1/8 tsp black pepper (1/4 Condiment)
1/2 tsp Dried Basil Leaves (1/4 Condiment)

Directions:
Heat meatballs in microwave for 1 1/2 to 2 minutes. I did this so I could cut the meatballs in 4 pieces. You could place them in the saucepan whole, if desired.

Puree diced tomatoes in a small chopper, blender or magic bullet until desired consistency. I did it for about 5 seconds so that it resembled more of a sauce than chunks of tomatoes.

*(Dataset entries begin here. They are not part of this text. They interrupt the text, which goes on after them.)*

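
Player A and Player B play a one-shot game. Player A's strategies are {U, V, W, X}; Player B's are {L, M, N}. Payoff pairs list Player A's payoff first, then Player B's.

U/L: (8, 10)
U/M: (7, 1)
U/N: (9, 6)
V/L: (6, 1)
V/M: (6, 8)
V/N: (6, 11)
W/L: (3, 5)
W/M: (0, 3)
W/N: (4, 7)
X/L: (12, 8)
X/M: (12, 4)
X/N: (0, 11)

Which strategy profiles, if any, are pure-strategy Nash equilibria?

None

Find each player's best response to every opponent strategy; NE are the intersections.
Player A's best responses — vs L: X (payoff 12); vs M: X (payoff 12); vs N: U (payoff 9).
Player B's best responses — vs U: L (payoff 10); vs V: N (payoff 11); vs W: N (payoff 7); vs X: N (payoff 11).
No cell has both players best-responding. For instance, Player A's best reply to M is X, but against X Player B prefers N over M.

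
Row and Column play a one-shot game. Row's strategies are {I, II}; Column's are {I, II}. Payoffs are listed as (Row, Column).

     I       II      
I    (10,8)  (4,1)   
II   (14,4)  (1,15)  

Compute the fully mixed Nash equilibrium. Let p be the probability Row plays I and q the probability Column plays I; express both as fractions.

In a mixed NE each player is indifferent between their pure strategies, so the opponent's mix sets the indifference.
Column indifferent between I and II: p·8 + (1−p)·4 = p·1 + (1−p)·15 ⟹ 4 + 4p = 15 + (-14)p ⟹ p = 11/18.
Row indifferent between I and II: q·10 + (1−q)·4 = q·14 + (1−q)·1 ⟹ 4 + 6q = 1 + 13q ⟹ q = 3/7.

p = 11/18, q = 3/7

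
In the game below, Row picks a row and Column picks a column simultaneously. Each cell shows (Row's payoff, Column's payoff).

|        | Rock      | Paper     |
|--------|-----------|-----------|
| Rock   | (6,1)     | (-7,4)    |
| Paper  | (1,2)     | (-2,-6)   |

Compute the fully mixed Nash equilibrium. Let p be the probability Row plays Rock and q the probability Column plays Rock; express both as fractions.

Each player's mixing probability is pinned down by making the *other* player indifferent.
Column indifferent between Rock and Paper: p·1 + (1−p)·2 = p·4 + (1−p)·(-6) ⟹ 2 + (-1)p = (-6) + 10p ⟹ p = 8/11.
Row indifferent between Rock and Paper: q·6 + (1−q)·(-7) = q·1 + (1−q)·(-2) ⟹ (-7) + 13q = (-2) + 3q ⟹ q = 1/2.

p = 8/11, q = 1/2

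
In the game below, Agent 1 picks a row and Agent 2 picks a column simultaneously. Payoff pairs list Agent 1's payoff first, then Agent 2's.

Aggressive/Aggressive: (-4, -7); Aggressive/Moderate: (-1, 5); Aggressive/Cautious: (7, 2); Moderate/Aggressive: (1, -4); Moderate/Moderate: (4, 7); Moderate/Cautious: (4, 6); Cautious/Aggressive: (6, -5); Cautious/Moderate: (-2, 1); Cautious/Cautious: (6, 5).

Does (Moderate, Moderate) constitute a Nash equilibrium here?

Holding Agent 2 at Moderate: Agent 1 gets 4 from Moderate, versus -1 from Aggressive, -2 from Cautious. No profitable deviation for Agent 1.
Holding Agent 1 at Moderate: Agent 2 gets 7 from Moderate, versus -4 from Aggressive, 6 from Cautious. No profitable deviation for Agent 2 either.

Yes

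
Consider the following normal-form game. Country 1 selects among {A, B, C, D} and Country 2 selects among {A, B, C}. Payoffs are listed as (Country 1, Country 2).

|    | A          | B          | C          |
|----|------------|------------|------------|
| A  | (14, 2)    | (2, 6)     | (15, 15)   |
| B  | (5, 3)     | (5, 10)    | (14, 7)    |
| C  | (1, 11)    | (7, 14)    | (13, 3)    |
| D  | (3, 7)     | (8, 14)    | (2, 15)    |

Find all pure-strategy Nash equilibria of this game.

Check mutual best responses: a cell is a NE iff neither player can gain by unilaterally deviating.
Country 1's best responses — vs A: A (payoff 14); vs B: D (payoff 8); vs C: A (payoff 15).
Country 2's best responses — vs A: C (payoff 15); vs B: B (payoff 10); vs C: B (payoff 14); vs D: C (payoff 15).
The only mutual best response is (A, C); neither player gains by switching there.

(A, C)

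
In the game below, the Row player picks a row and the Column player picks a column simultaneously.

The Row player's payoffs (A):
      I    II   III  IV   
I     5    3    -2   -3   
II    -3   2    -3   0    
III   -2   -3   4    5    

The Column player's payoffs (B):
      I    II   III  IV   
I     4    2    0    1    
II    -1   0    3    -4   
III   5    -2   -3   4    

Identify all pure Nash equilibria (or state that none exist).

(I, I)

A profile is a Nash equilibrium when each player is best-responding to the other.
The Row player's best responses — vs I: I (payoff 5); vs II: I (payoff 3); vs III: III (payoff 4); vs IV: III (payoff 5).
The Column player's best responses — vs I: I (payoff 4); vs II: III (payoff 3); vs III: I (payoff 5).
The only mutual best response is (I, I); neither player gains by switching there.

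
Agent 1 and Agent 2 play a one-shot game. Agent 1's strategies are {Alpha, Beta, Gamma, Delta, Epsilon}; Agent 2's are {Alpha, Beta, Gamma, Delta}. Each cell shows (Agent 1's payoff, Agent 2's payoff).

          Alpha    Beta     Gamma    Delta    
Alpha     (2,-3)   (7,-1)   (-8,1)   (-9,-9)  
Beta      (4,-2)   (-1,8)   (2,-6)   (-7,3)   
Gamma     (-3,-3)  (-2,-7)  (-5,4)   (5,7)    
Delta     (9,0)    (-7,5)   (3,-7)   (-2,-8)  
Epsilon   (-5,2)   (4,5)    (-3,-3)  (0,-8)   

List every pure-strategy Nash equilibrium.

Check mutual best responses: a cell is a NE iff neither player can gain by unilaterally deviating.
Agent 1's best responses — vs Alpha: Delta (payoff 9); vs Beta: Alpha (payoff 7); vs Gamma: Delta (payoff 3); vs Delta: Gamma (payoff 5).
Agent 2's best responses — vs Alpha: Gamma (payoff 1); vs Beta: Beta (payoff 8); vs Gamma: Delta (payoff 7); vs Delta: Beta (payoff 5); vs Epsilon: Beta (payoff 5).
The only mutual best response is (Gamma, Delta); neither player gains by switching there.

(Gamma, Delta)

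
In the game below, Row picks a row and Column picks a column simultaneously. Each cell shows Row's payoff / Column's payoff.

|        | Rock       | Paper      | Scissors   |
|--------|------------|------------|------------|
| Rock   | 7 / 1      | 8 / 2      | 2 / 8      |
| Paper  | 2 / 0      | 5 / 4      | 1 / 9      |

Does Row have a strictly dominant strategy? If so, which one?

Rock

A strategy is strictly dominant if it gives Row a strictly higher payoff than every other strategy, against every choice by the opponent.
Rock strictly dominates: vs Rock: 7 > 2; vs Paper: 8 > 5; vs Scissors: 2 > 1.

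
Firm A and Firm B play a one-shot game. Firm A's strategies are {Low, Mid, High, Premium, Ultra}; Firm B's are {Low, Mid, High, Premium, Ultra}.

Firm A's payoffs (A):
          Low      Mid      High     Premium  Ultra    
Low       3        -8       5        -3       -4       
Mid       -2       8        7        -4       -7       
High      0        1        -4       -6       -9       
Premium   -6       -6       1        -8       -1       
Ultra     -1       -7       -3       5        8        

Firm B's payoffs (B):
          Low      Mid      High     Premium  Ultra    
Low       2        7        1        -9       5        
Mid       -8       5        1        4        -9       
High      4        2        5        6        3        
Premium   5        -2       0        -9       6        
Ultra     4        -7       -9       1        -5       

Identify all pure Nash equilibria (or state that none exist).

(Mid, Mid)

Check mutual best responses: a cell is a NE iff neither player can gain by unilaterally deviating.
Firm A's best responses — vs Low: Low (payoff 3); vs Mid: Mid (payoff 8); vs High: Mid (payoff 7); vs Premium: Ultra (payoff 5); vs Ultra: Ultra (payoff 8).
Firm B's best responses — vs Low: Mid (payoff 7); vs Mid: Mid (payoff 5); vs High: Premium (payoff 6); vs Premium: Ultra (payoff 6); vs Ultra: Low (payoff 4).
The only mutual best response is (Mid, Mid); neither player gains by switching there.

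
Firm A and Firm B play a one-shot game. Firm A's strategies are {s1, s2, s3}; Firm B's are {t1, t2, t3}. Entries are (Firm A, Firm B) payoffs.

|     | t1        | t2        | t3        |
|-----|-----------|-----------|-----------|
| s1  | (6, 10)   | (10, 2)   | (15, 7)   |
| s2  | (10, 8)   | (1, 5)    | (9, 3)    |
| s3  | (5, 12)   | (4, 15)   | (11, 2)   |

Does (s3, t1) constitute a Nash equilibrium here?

Holding Firm B at t1: Firm A gets 5 from s3 but could get 10 by switching to s2. Firm A has a profitable deviation.

No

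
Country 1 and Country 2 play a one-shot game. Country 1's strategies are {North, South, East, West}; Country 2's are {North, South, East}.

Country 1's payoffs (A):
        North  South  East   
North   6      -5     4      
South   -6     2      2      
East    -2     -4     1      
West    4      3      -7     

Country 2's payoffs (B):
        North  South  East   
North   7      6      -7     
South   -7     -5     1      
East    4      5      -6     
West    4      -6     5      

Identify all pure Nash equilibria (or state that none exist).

Find each player's best response to every opponent strategy; NE are the intersections.
Country 1's best responses — vs North: North (payoff 6); vs South: West (payoff 3); vs East: North (payoff 4).
Country 2's best responses — vs North: North (payoff 7); vs South: East (payoff 1); vs East: South (payoff 5); vs West: East (payoff 5).
The only mutual best response is (North, North); neither player gains by switching there.

(North, North)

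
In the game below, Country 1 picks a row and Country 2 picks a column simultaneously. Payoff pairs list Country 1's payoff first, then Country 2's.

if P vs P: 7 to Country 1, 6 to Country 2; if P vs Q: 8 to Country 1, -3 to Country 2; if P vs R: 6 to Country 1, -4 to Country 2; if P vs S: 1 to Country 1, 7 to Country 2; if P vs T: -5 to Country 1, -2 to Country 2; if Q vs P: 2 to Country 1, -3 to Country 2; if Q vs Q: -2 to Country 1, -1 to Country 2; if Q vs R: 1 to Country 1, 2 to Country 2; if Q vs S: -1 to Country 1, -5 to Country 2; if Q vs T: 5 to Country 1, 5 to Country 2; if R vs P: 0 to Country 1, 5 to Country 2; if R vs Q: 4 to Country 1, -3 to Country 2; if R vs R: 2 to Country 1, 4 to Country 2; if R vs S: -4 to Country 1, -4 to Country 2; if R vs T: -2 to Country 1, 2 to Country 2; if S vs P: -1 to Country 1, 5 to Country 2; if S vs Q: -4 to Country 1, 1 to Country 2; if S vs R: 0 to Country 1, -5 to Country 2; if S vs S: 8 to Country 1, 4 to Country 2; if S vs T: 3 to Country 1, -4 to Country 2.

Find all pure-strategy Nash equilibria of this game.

(Q, T)

A profile is a Nash equilibrium when each player is best-responding to the other.
Country 1's best responses — vs P: P (payoff 7); vs Q: P (payoff 8); vs R: P (payoff 6); vs S: S (payoff 8); vs T: Q (payoff 5).
Country 2's best responses — vs P: S (payoff 7); vs Q: T (payoff 5); vs R: P (payoff 5); vs S: P (payoff 5).
The only mutual best response is (Q, T); neither player gains by switching there.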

Combine meatballs, zucchini, tomatoes, beef broth and basil in a medium sauce pan. Bring to a boil over medium high heat. Let simmer for about 15 to 20 minutes.
 

 1 Lean, 3 Greens and 2 Condiments


Click Here to Print


This is a dish that I grew up with and that I absolutely love! My father grew up in a small town in Texas near the border closest to Louisiana so he was influenced by Cajun cooking. I spent most of my growing up years living in both Louisiana and Texas so dirty rice and gumbo were commonly seen on our kitchen table. I  used lean ground beef and andouille chicken sausage, but you can also use Jennie-O bulk turkey sausage instead of ground beef if you desire. I also replaced traditional rice with grated cauliflower making this dish healthier and low carb! Enjoy this recipe!


Cauliflower Dirty Rice

Ingredients:
14 oz 93% lean ground beef or 14 oz Jennie-O bulk turkey sausage, uncooked (2 Leans)
1/4 cup green peppers, chopped (1/2 Green)
1/4 cup celery, chopped (1/2 Green)
3 tbsp onion, chopped (3 Condiments)
1/2 tsp garlic powder (1 Condiment)
1 tsp Creole seasoning (4 Condiments)
1/4 tsp black pepper (1/2 Condiment)
1/2 cup chicken broth (1/2 Condiment)
2 links Al Fresco Andouille Chicken Sausage, chopped * (1 Lean)
4 cups grated cauliflower (8 Greens)
parsley to garnish

Directions:
In a large skillet, add ground beef, green peppers, celery, onion, garlic powder, creole seasoning and black pepper. Cook over medium heat until ground beef is no longer pink and vegetables are tender. Drain any excess liquid. Stir in chicken broth, chopped sausage, and cauliflower. Cover and cook for about 8 to 10 min or until liquid is absorbed. Garnish with parsley. Enjoy!

Makes 3 servings
Each serving provides
1 Lean, 3 Greens, and 3 Condiments

* If you would like to omit the Al Fresco sausage, you would need to add 1/3 Lean more to each serving such as 2 oz of chicken breasts or 2.3 oz shrimp. Or you can increase the ground beef or turkey sausage to 21 oz instead of 14 oz to get 3 full Lean and Green meals.